British Orthopaedic Association/Irish Orthopaedic Association Annual Congress (BOA/IOA)



Abstract

Aim

(1) To determine whether any difference exists in AVN risk between surgical reduction [Fish] or pinning-in-situ [PIS] of severe slips. (2) To review the different classifications of SUFE in relation to AVN.

Materials and Methods

56 children presented with slipped upper femoral epiphysis (SUFE) from 1998 to 2008; 29 males, 27 females; mean age 12.8 years. The Loder & Southwick classifications were used. All slips were treated surgically. The mild and moderate groups were treated with a single pin-in-situ. The severe group had either surgical reduction [Fish femoral neck osteotomy], alternatively a single pin-in-situ, randomised by day of admission.
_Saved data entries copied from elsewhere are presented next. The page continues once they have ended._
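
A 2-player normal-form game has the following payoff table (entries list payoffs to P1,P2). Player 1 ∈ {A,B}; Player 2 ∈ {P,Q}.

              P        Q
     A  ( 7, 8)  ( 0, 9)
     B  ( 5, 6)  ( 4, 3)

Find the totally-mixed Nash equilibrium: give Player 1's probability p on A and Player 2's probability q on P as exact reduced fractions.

(p,q) = (3/4, 2/3)

P1 indiff ⇒ q·7+(1-q)·0 = q·5+(1-q)·4 ⇒ q(2) = (1-q)(4) ⇒ q = 2/3
P2 indiff ⇒ p·8+(1-p)·6 = p·9+(1-p)·3 ⇒ p(-1) = (1-p)(-3) ⇒ p = 3/4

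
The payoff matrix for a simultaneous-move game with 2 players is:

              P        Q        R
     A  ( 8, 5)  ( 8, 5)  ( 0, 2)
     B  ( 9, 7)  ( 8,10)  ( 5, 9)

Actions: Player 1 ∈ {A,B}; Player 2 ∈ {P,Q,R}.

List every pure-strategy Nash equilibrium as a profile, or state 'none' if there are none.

(A,P): not NE [P1→B gives 9>8]
(A,Q): NE
(A,R): not NE [P1→B gives 5>0; P2→Q gives 5>2]
(B,P): not NE [P2→Q gives 10>7]
(B,Q): NE
(B,R): not NE [P2→Q gives 10>9]

PSNE = {(A,Q), (B,Q)}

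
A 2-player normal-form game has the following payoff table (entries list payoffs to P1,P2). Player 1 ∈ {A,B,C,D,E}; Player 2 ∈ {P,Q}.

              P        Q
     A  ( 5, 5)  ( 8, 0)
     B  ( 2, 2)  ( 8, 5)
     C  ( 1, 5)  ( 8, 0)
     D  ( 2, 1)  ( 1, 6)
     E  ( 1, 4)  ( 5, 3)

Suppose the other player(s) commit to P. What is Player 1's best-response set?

u_1(A vs P) = 5
u_1(B vs P) = 2
u_1(C vs P) = 1
u_1(D vs P) = 2
u_1(E vs P) = 1
max payoff 5 at {A}

argmax u_1 = {A}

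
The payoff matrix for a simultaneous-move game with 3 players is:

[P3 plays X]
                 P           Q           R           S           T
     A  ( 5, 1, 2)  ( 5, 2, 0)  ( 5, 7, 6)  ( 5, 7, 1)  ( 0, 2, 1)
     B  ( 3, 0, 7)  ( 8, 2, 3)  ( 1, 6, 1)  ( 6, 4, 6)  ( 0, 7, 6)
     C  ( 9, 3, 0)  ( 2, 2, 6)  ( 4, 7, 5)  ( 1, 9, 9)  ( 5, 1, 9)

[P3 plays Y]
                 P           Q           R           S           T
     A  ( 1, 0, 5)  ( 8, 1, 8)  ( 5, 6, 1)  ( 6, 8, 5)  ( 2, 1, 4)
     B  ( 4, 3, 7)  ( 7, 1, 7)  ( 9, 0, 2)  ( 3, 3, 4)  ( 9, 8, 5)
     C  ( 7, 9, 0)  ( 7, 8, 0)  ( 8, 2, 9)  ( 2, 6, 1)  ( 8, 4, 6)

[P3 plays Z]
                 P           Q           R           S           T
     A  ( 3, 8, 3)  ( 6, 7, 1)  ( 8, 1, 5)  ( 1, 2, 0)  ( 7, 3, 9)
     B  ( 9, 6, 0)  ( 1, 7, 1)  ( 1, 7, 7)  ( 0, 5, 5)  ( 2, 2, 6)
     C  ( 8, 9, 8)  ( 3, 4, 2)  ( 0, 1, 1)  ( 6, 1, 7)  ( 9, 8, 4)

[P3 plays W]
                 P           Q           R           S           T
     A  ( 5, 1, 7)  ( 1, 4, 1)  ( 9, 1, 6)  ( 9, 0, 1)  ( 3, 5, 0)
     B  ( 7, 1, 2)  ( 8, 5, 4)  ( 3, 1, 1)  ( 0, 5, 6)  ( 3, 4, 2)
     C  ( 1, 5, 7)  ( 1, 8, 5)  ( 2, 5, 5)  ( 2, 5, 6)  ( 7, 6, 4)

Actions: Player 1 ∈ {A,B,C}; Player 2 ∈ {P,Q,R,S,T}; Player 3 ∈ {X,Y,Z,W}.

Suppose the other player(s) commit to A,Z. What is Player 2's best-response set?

argmax u_2 = {P}

u_2(P vs A,Z) = 8
u_2(Q vs A,Z) = 7
u_2(R vs A,Z) = 1
u_2(S vs A,Z) = 2
u_2(T vs A,Z) = 3
max payoff 8 at {P}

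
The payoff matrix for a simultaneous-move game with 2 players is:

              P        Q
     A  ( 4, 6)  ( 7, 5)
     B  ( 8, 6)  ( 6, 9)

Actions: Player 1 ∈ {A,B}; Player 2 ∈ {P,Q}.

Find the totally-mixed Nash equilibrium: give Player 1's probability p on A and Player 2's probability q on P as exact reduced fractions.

p=3/4, q=1/5

P1 indiff ⇒ q·4+(1-q)·7 = q·8+(1-q)·6 ⇒ q(-4) = (1-q)(-1) ⇒ q = 1/5
P2 indiff ⇒ p·6+(1-p)·6 = p·5+(1-p)·9 ⇒ p(1) = (1-p)(3) ⇒ p = 3/4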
Avascular necrosis of the femoral head (AVN) was the primary outcome measurement.

Results

There were seven cases of AVN (12.5%). 2/41 in the stable group developed AVN compared to 5/15 in the unstable group, statistically significant [Chi-Square P=0.001]. No patient in the mild group, one out of seven in the moderate group, and six out of 22 in the severe group developed AVN. In the severe slip group, the AVN rate in the PIS group was 40%, after Fish osteotomy it was 23.5%. This is not statistically significant, but the trend favours surgical reduction.

Conclusion and Significance

(1) Surgical reduction by Fish osteotomy is no riskier for AVN than pinning in situ for severe SUFE. Surgical reduction should therefore be performed to avoid gross deformity in these cases. (2) We have confirmed that the stability and the severity of the slip at presentation are the best indicators for predicting AVN.